Mandolin Virtuoso Avi Avital Shines Alongside Brooklyn Rider at Beethoven Festival

Published December 19, 2023

Recognized for redefining the mandolin's classical presence, Avi Avital is making significant waves in the music world. His recent collaboration at the 2023 Beethoven Festival in Bonn involved a creative partnership with the string quartet Brooklyn Rider. Together, they delivered a remarkable performance that bridged historical compositions and modern pieces, spanning diverse cultural influences from Bach to Brazil.

A New Chapter for the Mandolin

Renowned Israeli mandolinist Avi Avital, born in 1978, took up the mandolin at the tender age of eight and pursued his passion through studies in Jerusalem and Italy. His exceptional talents led to a Grammy nomination in 2010, marking a significant milestone as the first for a mandolin player. Avital has been pivotal in bringing the mandolin, traditionally seen as an instrument for amateurs, into the spotlight of classical music. His mission has led him to commission over 100 new works, enriching the mandolin's repertoire. To celebrate the mandolin being named Germany's Instrument of the Year in 2023, Avital continues to advocate for its classical integration.

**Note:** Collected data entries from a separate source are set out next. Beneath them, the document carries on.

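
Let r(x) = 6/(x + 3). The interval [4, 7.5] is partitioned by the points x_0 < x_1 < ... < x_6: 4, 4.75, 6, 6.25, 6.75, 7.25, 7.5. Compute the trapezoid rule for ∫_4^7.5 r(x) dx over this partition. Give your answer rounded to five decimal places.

2.43750

Subinterval widths: 0.75, 1.25, 0.25, 0.5, 0.5, 0.25.
r(4) = 6/7, r(4.75) = 24/31, r(6) = 2/3, r(6.25) = 24/37, r(6.75) = 8/13, r(7.25) = 24/41, r(7.5) = 4/7.
On each subinterval the trapezoid contributes (Δx_i/2)·[r(x_{i-1}) + r(x_i)].
Sum ≈ 2.43750.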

Brooklyn Rider: A String Quartet without Borders

The New York-based Brooklyn Rider is a string quartet that shares Avital's vision of blending the old with the new. Violinists Johnny Gandelsman and Colin Jacobsen, violist Nicholas Cords, and cellist Michael Nicolas perform with a philosophy that old music should feel new and fresh, while new music should become as familiar and comfortable as a longtime friend. This quartet's collaboration with Avital at the Beethoven Festival showcased their versatility and shared musical ideals.

Genre-Blending Performances

The repertoire of the festival concert was as eclectic as it was thrilling. On the lineup were original works like Colin Jacobsen’s "Time and Again," composed with Avital in mind, embracing classical traditions as well as Balkan influences. From the contemporary Italian composer Giovanni Sollima, an Avital-inspired prelude drew on southern Italy's vibrant folk dances. The stage also welcomed "Obrigado" by Brazilian-American Clarice Assad, paying homage to Afro-Brazilian deities with Umbanda musical traditions. Additionally, revered pieces by Bach received fresh arrangements for string quartet and mandolin, demonstrating the timelessness of his music through the lens of contemporary interpretation.

As Avi Avital continues to explore and expand the mandolin’s potential, his conviction is clear: the instrument possesses a soul that deeply resonates with him and his audience. This concert at the Beethoven Festival not only showcased the mandolin's historical significance but also its potential for global musical dialogue and innovation.